Я собралась обидеться на то, что психолог Маша полагает, будто я ее не помню, да к тому же делает вид, что не помнит меня. – Я вас помню. Вы беседовали со мной в Одессе. Как поживает ваш ребеночек?
– Я тоже тебя помню, – печально улыбнулась психолог Маша, вероятно в десятый раз пожалев о том, что меня приняли в программу “НОА”. – Спасибо, у нас все хорошо.
– Рада слышать, – сказала я. – О чем я должна с вами говорить?
– О чем хочешь. Обо всем, что приходит в голову, – любые мысли, ассоциации, воспоминания. Здесь нет никаких правил. Кроме трех.
– Каких?
– Во-первых, ты должна знать, что всё, что ты мне расскажешь, останется между нами. Такой у нас договор.
– Всё-всё?
– Абсолютно всё. Кроме того, о чем ты сама разрешишь мне говорить с другими, и кроме второго правила.
– А это что за правило?
– Если ты расскажешь мне о том, что у тебя есть намерение навредить себе или другим, об этом я буду обязана доложить твоим родителям и воспитателям. Как и в том случае, если я узнаю от тебя, что кто-то угрожает твоей жизни.
– Вы что, думаете, что я самоубийца какая-нибудь или преступница? – возмутилась я.
– Я вовсе так не думаю. Мы просто заключаем договор, для того чтобы ты могла мне доверять.
– И вы не будете обсуждать меня на заседаниях с воспитателями?
Этот вопрос явно смутил психолога Машу, и она почесала нос.
– Обсуждать тебя, наверное, придется, от этого никуда не деться, ведь часть нашей работы – думать о каждом из вас, но я никогда никому не стану докладывать о том, что происходит между нами.
– А третье правило какое?
– Наша встреча длится ровно пятьдесят минут. Если мы придем к соглашению работать вместе, мы будем встречаться раз в неделю в одно и то же время. Приходить на встречи – твоя ответственность.
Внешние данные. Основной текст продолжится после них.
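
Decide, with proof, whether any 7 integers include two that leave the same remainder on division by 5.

Yes, this is always true.

Partition the integers by their residue mod 5; there are 5 classes.
Placing 7 integers into 5 classes, some class receives at least two — say a and b.
So a and b have equal remainders mod 5, which is exactly what was to be shown.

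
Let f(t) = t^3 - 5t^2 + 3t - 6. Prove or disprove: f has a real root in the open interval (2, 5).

Such a root exists.

f(2) = -12 and f(5) = 9, which have opposite signs.
As a polynomial, f is continuous on every closed interval.
By the Intermediate Value Theorem, f takes the value 0 somewhere in the open interval.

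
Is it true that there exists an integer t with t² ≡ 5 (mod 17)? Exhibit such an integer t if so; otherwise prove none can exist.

There is no such integer.

Squares mod 17 repeat after t = 8 (as (−t)² = t²); for t = 0..8 they are 0, 1, 4, 9, 16, 8, 2, 15, 13.
So the quadratic residues mod 17 are {0, 1, 2, 4, 8, 9, 13, 15, 16}, and 5 is not among them.
Hence no integer t has t² ≡ 5 (mod 17).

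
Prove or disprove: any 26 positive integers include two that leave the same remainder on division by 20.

There are exactly 20 possible remainders on division by 20.
With 26 integers and only 20 classes, the pigeonhole principle forces two of them, say a and b, into the same class.
That is, a and b leave the same remainder on division by 20, as claimed.

Yes.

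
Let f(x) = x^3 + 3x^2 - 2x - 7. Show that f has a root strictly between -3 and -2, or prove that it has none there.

Yes, f has a root in the interval.

f(-3) = -1 and f(-2) = 1, which have opposite signs.
Since f is a polynomial it is continuous on [-3, -2].
By the Intermediate Value Theorem f must vanish at some point of (-3, -2).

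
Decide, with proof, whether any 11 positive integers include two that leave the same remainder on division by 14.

No; for instance {26, 27, 28, 29, 30, 31, 32, 33, 34, 35, 36} is a counterexample.

Take the 11 consecutive integers 26, 27, …, 36: their residues mod 14 are all distinct because 11 ≤ 14.
Hence this collection has no pair with equal remainders mod 14, disproving the claim.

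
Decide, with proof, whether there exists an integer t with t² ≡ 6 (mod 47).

t = 37 works: 37² = 1369, and 1369 − 6 = 1363 = 29·47.

t = 37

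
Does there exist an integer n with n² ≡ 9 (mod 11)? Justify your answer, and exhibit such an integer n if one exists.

n = 8

Take n = 8. Then 8² = 64 = 5·11 + 9, so 8² ≡ 9 (mod 11).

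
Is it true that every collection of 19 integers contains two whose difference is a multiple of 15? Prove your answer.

Yes.

Partition the integers by their residue mod 15; there are 15 classes.
Since 19 > 15, two of the 19 integers must share a residue class by the pigeonhole principle; call them a and b.
Equal remainders mean a − b ≡ 0 (mod 15), so 15 divides their difference.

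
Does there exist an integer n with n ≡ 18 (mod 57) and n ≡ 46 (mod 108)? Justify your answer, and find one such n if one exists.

Both moduli are multiples of 3 = gcd(57, 108), so any solution would satisfy n ≡ 18 and n ≡ 46 modulo 3 simultaneously.
These are incompatible: 18 − 46 = -28 is not divisible by 3.
So no integer satisfies both congruences.

There is no such integer.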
– Окей, – сказала я. – А почему пятьдесят минут, а не сорок пять и не шестьдесят две?
– Таково правило, – ответила психолог Маша, снова почесав нос. – Пятьдесят минут кажутся тебе слишком долгими? Слишком короткими?
– Понятия не имею. Так о чем я должна с вами разговаривать?
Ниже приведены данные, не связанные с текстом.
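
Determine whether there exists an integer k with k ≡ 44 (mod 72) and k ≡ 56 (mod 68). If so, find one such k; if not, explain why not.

Here gcd(72, 68) = 4, and both 44 and 56 leave remainder 0 mod 4, so the system is consistent.
Step through k = 44, 44 + 72, 44 + 2·72, …: the values 44, 116, 188, 260 reduce mod 68 to 44, 48, 52, 56. The value 260 hits 56.
Indeed 260 ≡ 44 (mod 72) and 260 ≡ 56 (mod 68).

k = 260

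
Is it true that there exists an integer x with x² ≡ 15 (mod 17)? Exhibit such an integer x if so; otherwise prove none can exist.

x = 7 works: 7² = 49, and 49 − 15 = 34 = 2·17.

x = 7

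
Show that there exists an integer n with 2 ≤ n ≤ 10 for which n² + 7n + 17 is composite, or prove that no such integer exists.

n = 10

At n = 10: 10² + 7·10 + 17 = 187 = 11·17, which is composite.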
– О чем хочешь, – повторила психолог Маша. – Я в твоем распоряжении.
– Давайте вы лучше будете задавать мне вопросы, а я буду отвечать.
– Давай начнем так, если так тебе будет проще. Как ты думаешь, почему ты здесь оказалась?
– Потому что Фридочка сказала, что я должна срочно к вам сегодня прийти. Я и пришла.